Mogadishu (Commentary) — One week after the UN Security Council renewed the armed embargo on Somalia, many Somalis wonder why successive Somali federal governments’ pleas to lift the arms embargo have fallen on deaf ears. Kenya and the United Arab Emirates, two countries involved in the opaque, rival security apparatuses of Somalia, votes against lifting of the embargo.
Supplying militias with arms from government armouries, contrary to what the Somalia National Security Advisor Hussein Sheikh said recently, points to the risk of reviving intra-clan hostilities as shown by the subclan-feuding in Middle Shabelle region, putatively President Hassan Sheikh Mohamud’s constituency.
That the Federal Government of Somalia adopted a controversial policy to use clan militias in the fight against Al-shabaab, a policy supported by the United States, which supported warlords in 2006 before the emergence of the Union of Islamic Courts, leaves no one in doubt that Somalia is long way from forming an inclusive national army.
Security experts in Somalia are alarmed by dormant hostilities that will come to fore once militias return to their fiefdoms.

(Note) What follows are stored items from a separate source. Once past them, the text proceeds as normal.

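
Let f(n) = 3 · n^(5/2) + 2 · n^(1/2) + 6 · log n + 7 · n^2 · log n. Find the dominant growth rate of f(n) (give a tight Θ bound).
f(n) ∈ Θ(n^(5/2))

Compare the terms by growth order. For large n, n^a · (log n)^b dominates n^a' · (log n)^b' iff a > a', or (a = a' and b > b'). Ranking the 4 terms shows the dominant one is 3 · n^(5/2). Hence f(n) ∈ Θ(n^(5/2)).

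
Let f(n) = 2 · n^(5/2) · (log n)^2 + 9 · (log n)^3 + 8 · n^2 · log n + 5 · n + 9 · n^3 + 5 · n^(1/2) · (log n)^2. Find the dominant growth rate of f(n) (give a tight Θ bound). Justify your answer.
f(n) ∈ Θ(n^3)

Compare the terms by growth order. For large n, n^a · (log n)^b dominates n^a' · (log n)^b' iff a > a', or (a = a' and b > b'). Ranking the 6 terms shows the dominant one is 9 · n^3. Hence f(n) ∈ Θ(n^3).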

Some clans are complaining of not receiving more logistical support and ammunition from the government. The assumption that rag-rag militias can fight a well-established and proscribed outfit that terrorised Somalis for more than a decade is, on one hand, based on the thinking that more weapons for locals could force Al-shabaab to flee from areas they control, and the view that armed clan militias are preferable to a terrorist organisation on the other.

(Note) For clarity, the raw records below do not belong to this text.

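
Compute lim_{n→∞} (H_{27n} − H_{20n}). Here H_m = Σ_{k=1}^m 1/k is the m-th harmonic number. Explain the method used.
lim = ln(27/20)

Euler-Maclaurin gives H_m = ln m + γ + 1/(2m) + O(1/m^2). The γ and O(1/m) terms cancel in the difference:
  H_{27n} − H_{20n} = ln(27n) − ln(20n) + O(1/n) = ln(27/20) + O(1/n).
Hence the limit is ln(27/20).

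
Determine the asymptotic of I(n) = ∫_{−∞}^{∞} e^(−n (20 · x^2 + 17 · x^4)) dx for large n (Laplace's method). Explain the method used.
I(n) ~ sqrt(π/(20n))

φ(x) = 20 · x^2 + 17 · x^4 has its unique global minimum at x* = 0 (since φ'(x) = 40x + 68x^3 = 0 only at x = 0 for real x with both coefficients positive, and φ → ∞ as |x| → ∞). At x* = 0, φ(0) = 0 and φ''(0) = 40. Laplace's method then gives
  I(n) ~ sqrt(2π / (n · φ''(0))) · e^(−n φ(0)) = sqrt(2π / (40n)) = sqrt(π/(20n)).
The 17 · x^4 term contributes only at subleading order (an O(1/n) relative correction).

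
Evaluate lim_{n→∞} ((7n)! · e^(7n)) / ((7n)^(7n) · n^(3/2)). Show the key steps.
lim = 0

Stirling: (7n)! ~ sqrt(2π·7n) · (7n/e)^(7n). Hence
  (7n)! · e^(7n) / (7n)^(7n) ~ sqrt(2π·7n).
Dividing by n^(3/2): sqrt(2π·7n) / n^(3/2) = sqrt(2π·7) · n^((1−3)/2), so the expression behaves like sqrt(2π·7) · n^((1−3)/2) → 0.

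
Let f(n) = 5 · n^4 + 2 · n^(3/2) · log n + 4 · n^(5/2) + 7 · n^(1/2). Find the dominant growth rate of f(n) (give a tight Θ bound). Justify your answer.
f(n) ∈ Θ(n^4)

Compare the terms by growth order. For large n, n^a · (log n)^b dominates n^a' · (log n)^b' iff a > a', or (a = a' and b > b'). Ranking the 4 terms shows the dominant one is 5 · n^4. Hence f(n) ∈ Θ(n^4).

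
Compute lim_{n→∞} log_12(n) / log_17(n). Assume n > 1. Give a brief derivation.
lim = ln(17) / ln(12) = log_12(17)

Change of base: log_12(n) = ln n / ln 12 and log_17(n) = ln n / ln 17. The ratio is (ln n / ln 12) · (ln 17 / ln n) = ln 17 / ln 12, a constant independent of n. So the limit is ln 17 / ln 12 = log_12(17).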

Since 2018 the United Arab Emirates has sent light weapons and armoured cars to different entities in Somalia. This policy lays the groundwork for a destabilising policy that can undermine modest progress made on state-building in Somalia. Federal Member States will grapple with competing forces driven by opposing agendas.

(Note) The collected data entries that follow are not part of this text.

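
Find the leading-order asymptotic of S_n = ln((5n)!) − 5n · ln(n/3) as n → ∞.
S_n ~ 5n · (ln 15 − 1) + O(ln n)

Stirling: ln((5n)!) = 5n ln(5n) − 5n + O(ln n).
  S_n = 5n ln(5n) − 5n − 5n ln(n/3) + O(ln n)
      = 5n ln(5n) − 5n ln n + 5n ln 3 − 5n + O(ln n)
      = 5n ln 5 + 5n ln 3 − 5n + O(ln n)
      = 5n (ln 15 − 1) + O(ln n).
Numerically ln(15) − 1 ≈ 1.7081.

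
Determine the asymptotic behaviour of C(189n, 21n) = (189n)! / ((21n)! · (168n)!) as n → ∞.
C(189n, 21n) ~ (387420489/16777216)^(21n) · sqrt(9/(16π·21n))

Write N = 21n. Apply Stirling to each factorial:
  (9N)! ~ sqrt(2π·9N) · (9N/e)^(9N),
  N! ~ sqrt(2π N) · (N/e)^N,
  (8N)! ~ sqrt(2π·8N) · (8N/e)^(8N).
The exponential factors combine to (9N)^(9N) / (N^N · (8N)^(8N)) = 9^(9N)/8^(8N) = (9^9/8^8)^N = (387420489/16777216)^N.
The square-root prefactors combine to sqrt(2π·9N) / (sqrt(2π N)·sqrt(2π·8N)) = sqrt(9 / (2π·8·N)) = sqrt(9/(16π·21n)).
Substituting N = 21n: C(189n, 21n) ~ (387420489/16777216)^(21n) · sqrt(9/(16π·21n)).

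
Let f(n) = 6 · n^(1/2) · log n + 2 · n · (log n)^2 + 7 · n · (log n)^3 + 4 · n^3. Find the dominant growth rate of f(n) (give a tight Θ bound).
f(n) ∈ Θ(n^3)

Compare the terms by growth order. For large n, n^a · (log n)^b dominates n^a' · (log n)^b' iff a > a', or (a = a' and b > b'). Ranking the 4 terms shows the dominant one is 4 · n^3. Hence f(n) ∈ Θ(n^3).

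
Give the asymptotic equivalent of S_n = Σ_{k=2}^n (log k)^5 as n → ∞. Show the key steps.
S_n ~ n · (log n)^5

By integral comparison, S_n = ∫_1^n (log x)^5 dx + O((log n)^5). For the integral, the leading term of ∫_1^n (log x)^5 dx is n · (log n)^5 (by repeated integration by parts; each step lowers the log-exponent and produces a relatively O(1/log n) correction). Hence S_n ~ n · (log n)^5.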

Ten years ago, President Hassan Sheikh Mohamud was hailed as a peace-builder on account of his background in the post-conflict education sector. A decade after he was first elected a President in an indirect election similar to the 2022 one, his decision to empower clan militias serve not the interests of Somalia. It keeps Somalia in perpetual dependency on African peace-keeping forces. Somalis, it seems, have missed another stabilisation opportunity.
The Author of this article was a senior NISA officer between 2014-2018.